# BCS: zajednički prijatelj



## Anna_A

One person wrote me on internet, saying that 1 his friend gave him my email address. I want to ask for name of that friend. Is this correct way to ask it:

(Da li mogu da znam ko je naš zajednički prijatelj?)

My try: May I ask you who is our friend in common?

My I also use: Who is our together friend?  ?


----------



## Latinoamericana

I'd go for the first one.
The second one doesn't sound all that good to me. 
Let's wait and see what will the others say.
Greetings.


----------



## phosphore

Anna_A said:


> One person wrote me on internet, saying that 1 his friend gave him my email address. I want to ask for name of that friend. Is this correct way to ask it:
> 
> (Da li mogu da znam ko je naš zajednički prijatelj?)
> 
> My try: May I ask you who is our friend in common?
> 
> My I also use: Who is our together friend? ?


 

May I ask who is our common friend?


----------



## Majalj

I'd say: 
May I ask who is our mutual friend? 
Or: 
...who is the friend we both know? 

Common may have different meanings in this context and sounds even a bit pejorative.


----------



## SweetCherry

"May I ask who our mutual friend is?"
Agreed with Majalj, but the word order should be this way.


----------



## phosphore

Though it is commonly used, _mutual friend_ is not considered very proper English, because _mutual_ means _reciprocal_.


----------



## SweetCherry

phosphore said:


> Though it is commonly used, _mutual friend_ is not considered very proper English, because _mutual_ means _reciprocal_.

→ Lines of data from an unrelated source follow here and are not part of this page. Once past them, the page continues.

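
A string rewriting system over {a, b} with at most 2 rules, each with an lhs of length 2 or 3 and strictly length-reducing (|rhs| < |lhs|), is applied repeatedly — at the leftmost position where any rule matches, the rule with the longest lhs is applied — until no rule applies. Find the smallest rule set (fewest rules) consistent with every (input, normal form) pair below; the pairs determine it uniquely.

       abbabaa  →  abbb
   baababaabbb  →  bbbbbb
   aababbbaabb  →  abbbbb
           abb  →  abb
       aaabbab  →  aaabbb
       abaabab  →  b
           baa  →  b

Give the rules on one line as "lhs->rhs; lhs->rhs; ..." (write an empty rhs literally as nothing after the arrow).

  | abbabaa => abbbaa => abbba => abbb
  | baababaabbb => bababaabbb => bbabaabbb => bbbaabbb => bbbabbb => bbbbbb
  | aababbbaabb => abbbaabb => abbbabb => abbbbb
  | abb

aba->; ba->b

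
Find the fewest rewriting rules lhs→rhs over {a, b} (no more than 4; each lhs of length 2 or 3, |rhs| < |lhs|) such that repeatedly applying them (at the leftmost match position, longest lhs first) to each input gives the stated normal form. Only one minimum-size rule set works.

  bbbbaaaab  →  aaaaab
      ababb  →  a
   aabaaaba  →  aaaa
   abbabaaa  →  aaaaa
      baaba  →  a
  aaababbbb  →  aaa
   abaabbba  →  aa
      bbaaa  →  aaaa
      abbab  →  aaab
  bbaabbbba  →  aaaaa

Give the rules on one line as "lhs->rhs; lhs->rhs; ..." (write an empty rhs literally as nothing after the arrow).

  | bbbbaaaab => bbaaaab => aaaaab
  | ababb => abb => a
  | aabaaaba => aaaaba => aaaa
  | abbabaaa => aaabaaa => aaaaa

ba->; bb->; bba->aa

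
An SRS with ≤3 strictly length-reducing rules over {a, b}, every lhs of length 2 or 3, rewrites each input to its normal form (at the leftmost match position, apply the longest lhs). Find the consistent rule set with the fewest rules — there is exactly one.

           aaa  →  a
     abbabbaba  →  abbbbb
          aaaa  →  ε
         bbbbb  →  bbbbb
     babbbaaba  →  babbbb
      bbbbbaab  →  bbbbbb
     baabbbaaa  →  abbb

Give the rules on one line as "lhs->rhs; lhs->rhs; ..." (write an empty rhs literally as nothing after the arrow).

aa->; baa->a; bba->bb

  | aaa => a
  | abbabbaba => abbbbaba => abbbbba => abbbbb
  | aaaa => aa => ε
  | bbbbb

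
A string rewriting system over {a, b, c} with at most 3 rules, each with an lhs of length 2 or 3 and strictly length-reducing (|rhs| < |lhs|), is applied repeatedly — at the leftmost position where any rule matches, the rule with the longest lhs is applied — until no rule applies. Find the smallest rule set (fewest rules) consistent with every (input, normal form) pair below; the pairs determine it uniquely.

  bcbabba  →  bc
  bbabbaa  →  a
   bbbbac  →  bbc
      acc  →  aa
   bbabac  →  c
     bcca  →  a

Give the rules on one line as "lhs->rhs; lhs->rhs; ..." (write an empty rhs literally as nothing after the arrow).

  | bcbabba => bcbba => bc
  | bbabbaa => bbaa => a
  | bbbbac => bbc
  | acc => aa

ba->; bba->; cc->a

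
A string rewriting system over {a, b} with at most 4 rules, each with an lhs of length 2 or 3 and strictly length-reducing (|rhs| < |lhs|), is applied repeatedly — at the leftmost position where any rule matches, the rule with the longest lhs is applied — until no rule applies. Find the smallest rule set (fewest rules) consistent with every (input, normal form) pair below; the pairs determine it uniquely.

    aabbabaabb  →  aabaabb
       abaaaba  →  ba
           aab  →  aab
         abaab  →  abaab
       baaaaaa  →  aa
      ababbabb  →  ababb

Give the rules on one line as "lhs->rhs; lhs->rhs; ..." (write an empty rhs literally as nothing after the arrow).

  | aabbabaabb => aabaabb
  | abaaaba => abbba => aaaa => ba
  | aab
  | abaab

aaa->b; bba->; bbb->aa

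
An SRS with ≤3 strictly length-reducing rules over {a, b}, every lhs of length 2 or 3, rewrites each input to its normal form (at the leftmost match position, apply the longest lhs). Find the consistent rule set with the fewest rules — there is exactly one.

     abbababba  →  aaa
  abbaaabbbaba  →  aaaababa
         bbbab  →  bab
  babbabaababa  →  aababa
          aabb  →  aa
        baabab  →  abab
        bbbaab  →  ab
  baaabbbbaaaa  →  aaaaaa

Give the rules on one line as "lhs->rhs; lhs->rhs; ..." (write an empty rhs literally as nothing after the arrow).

baa->a; bb->

  | abbababba => aababba => aabaa => aaa
  | abbaaabbbaba => aaaabbbaba => aaaababa
  | bbbab => bab
  | babbabaababa => baabaababa => abaababa => aababa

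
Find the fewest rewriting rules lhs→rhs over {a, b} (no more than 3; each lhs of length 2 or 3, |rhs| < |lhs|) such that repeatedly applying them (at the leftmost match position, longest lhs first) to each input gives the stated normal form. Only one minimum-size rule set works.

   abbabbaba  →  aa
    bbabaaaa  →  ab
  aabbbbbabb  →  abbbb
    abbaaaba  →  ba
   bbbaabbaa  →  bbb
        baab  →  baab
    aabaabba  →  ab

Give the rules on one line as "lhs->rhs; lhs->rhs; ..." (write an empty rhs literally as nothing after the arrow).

  | abbabbaba => aabbaba => aaaba => abba => aa
  | bbabaaaa => abaaaa => bbaaa => aaa => ab
  | aabbbbbabb => aabbbabb => aababb => abbbb
  | abbaaaba => aaaaba => ababa => bbba => ba

aaa->ab; aba->bb; bba->a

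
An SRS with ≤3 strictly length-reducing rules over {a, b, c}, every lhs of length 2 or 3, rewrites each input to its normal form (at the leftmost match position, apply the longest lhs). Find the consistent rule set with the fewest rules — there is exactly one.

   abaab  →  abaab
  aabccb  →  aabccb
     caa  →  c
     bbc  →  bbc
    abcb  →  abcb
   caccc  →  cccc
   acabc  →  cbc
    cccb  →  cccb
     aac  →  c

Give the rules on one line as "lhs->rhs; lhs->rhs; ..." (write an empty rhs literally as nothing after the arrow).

  | abaab
  | aabccb
  | caa => ca => c
  | bbc

ac->c; ca->c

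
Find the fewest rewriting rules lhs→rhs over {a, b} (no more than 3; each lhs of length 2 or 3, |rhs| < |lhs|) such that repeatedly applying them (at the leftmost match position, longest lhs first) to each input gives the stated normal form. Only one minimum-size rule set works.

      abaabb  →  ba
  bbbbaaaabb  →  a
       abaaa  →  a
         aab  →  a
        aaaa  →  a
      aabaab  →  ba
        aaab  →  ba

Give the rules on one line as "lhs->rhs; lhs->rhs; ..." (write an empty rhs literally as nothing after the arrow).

  | abaabb => aaabb => babb => bab => ba
  | bbbbaaaabb => abbaaaabb => abaaaabb => aaaaabb => baaabb => bbabb => aabb => bbb => ab => a
  | abaaa => aaaa => baa => bb => a
  | aab => bb => a

aa->b; ab->a; bb->a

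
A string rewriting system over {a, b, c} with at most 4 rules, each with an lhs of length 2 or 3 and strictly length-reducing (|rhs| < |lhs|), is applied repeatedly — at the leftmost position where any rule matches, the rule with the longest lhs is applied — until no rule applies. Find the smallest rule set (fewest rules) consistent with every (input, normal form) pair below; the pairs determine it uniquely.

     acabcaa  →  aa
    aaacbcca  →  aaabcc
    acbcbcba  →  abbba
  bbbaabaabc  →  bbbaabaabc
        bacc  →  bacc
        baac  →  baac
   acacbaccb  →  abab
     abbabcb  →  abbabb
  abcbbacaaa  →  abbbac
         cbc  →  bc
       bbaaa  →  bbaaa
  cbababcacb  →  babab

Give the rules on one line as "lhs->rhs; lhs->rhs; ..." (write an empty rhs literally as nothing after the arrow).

  | acabcaa => acbcaa => abcaa => aa
  | aaacbcca => aaabcca => aaabcc
  | acbcbcba => abcbcba => abbcba => abbba
  | bbbaabaabc

bca->; ca->c; cb->b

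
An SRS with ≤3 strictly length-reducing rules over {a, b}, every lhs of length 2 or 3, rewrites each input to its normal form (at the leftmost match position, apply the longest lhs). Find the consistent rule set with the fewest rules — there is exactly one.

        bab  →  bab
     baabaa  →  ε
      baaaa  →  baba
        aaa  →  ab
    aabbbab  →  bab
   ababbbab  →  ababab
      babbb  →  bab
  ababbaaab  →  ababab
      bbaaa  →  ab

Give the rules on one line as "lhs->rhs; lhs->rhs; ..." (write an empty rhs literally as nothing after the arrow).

  | bab
  | baabaa => bbaa => aa => ε
  | baaaa => baba
  | aaa => ab

aa->; aaa->ab; bb->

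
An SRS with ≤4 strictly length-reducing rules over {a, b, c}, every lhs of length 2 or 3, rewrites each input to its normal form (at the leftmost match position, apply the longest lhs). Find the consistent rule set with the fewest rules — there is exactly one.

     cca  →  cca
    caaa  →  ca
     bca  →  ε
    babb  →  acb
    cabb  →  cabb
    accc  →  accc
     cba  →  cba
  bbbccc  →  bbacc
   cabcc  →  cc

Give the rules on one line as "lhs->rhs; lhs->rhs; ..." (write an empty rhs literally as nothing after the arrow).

aa->; bab->ac; bc->a

  | cca
  | caaa => ca
  | bca => aa => ε
  | babb => acb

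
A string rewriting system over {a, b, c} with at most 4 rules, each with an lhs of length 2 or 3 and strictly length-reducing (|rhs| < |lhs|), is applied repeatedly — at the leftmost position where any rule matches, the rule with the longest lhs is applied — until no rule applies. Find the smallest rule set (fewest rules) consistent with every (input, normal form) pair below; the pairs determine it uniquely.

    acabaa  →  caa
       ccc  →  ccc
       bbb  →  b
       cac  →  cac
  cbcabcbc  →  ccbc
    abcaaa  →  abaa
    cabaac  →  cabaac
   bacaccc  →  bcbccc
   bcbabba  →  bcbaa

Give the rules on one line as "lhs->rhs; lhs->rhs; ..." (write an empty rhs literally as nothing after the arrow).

aca->cb; bb->; bca->b

  | acabaa => cbbaa => caa
  | ccc
  | bbb => b
  | cac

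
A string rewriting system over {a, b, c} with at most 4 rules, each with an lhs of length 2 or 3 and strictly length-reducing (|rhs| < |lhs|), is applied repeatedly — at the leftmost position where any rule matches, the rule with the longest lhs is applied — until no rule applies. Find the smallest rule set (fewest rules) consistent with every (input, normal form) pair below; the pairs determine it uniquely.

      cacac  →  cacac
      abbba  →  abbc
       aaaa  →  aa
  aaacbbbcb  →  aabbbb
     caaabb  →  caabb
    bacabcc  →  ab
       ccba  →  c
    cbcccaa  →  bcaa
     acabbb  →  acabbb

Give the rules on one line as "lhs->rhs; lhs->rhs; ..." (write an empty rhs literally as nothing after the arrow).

  | cacac
  | abbba => abbc
  | aaaa => aaa => aa
  | aaacbbbcb => aacbbbcb => aabbbcb => aabbbb

aaa->aa; ba->c; cb->b; cc->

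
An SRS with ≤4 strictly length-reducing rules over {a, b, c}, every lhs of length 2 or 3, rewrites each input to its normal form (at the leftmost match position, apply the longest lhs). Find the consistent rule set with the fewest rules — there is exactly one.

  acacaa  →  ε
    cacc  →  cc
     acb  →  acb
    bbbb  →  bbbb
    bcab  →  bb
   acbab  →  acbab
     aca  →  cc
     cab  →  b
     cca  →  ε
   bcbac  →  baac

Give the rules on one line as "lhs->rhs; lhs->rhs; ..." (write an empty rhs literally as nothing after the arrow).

  | acacaa => cccaa => ca => ε
  | cacc => cc
  | acb
  | bbbb

aca->cc; bcb->ba; ca->; cca->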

My English-English dictionary is listing a _mutual friend_ as a_ friend that two people both have._
It does not list a _common friend._ So, though both of them are in use, it looks like a _common friend_ is not very proper English.
If you want to use an expression with common, you shoyld say _a friend in common._


----------



## phosphore

May I ask what dictionary do you use? 




> Main Entry: com-mon (...)
> 
> 2 a: belonging to or shared by two or more individuals or things or by all members of a group <a _common_ friend>


 
Quoted from _Merriam-Webster's Online Dictionary,_ entry: common



> OUR MUTUAL FRIEND (...)
> 
> Any piggish pupil teacher could tell Dickens that there is no such phrase in English as "our mutual friend." Any one could tell Dickens that "our mutual friend" means "our reciprocal friend", and that "our reciprocal friend" means nothing. (...) He would have known that the correct phrase for a man known to two people is "our common friend."


 
Quoted from G. K. Chesterton, _Appreciations and Criticisms of the Works of Charles Dickens_, page 190, available on Google Books


That is not all, of course.


----------



## SweetCherry

phosphore said:


> May I ask what dictionary you use/you have used?


 
I have used LONGMAN, Dictionary of contemporary English.
Indeed, maybe it is Dickens' fault that _mutual friends_ is in common use today.


----------



## Majalj

SweetCherry said:


> "May I ask who our mutual friend is?"
> Agreed with Majalj, but the word order should be this way.


 
I stand corrected.  I focused so much on understanding common as priprost, I forgot the word order completely.


----------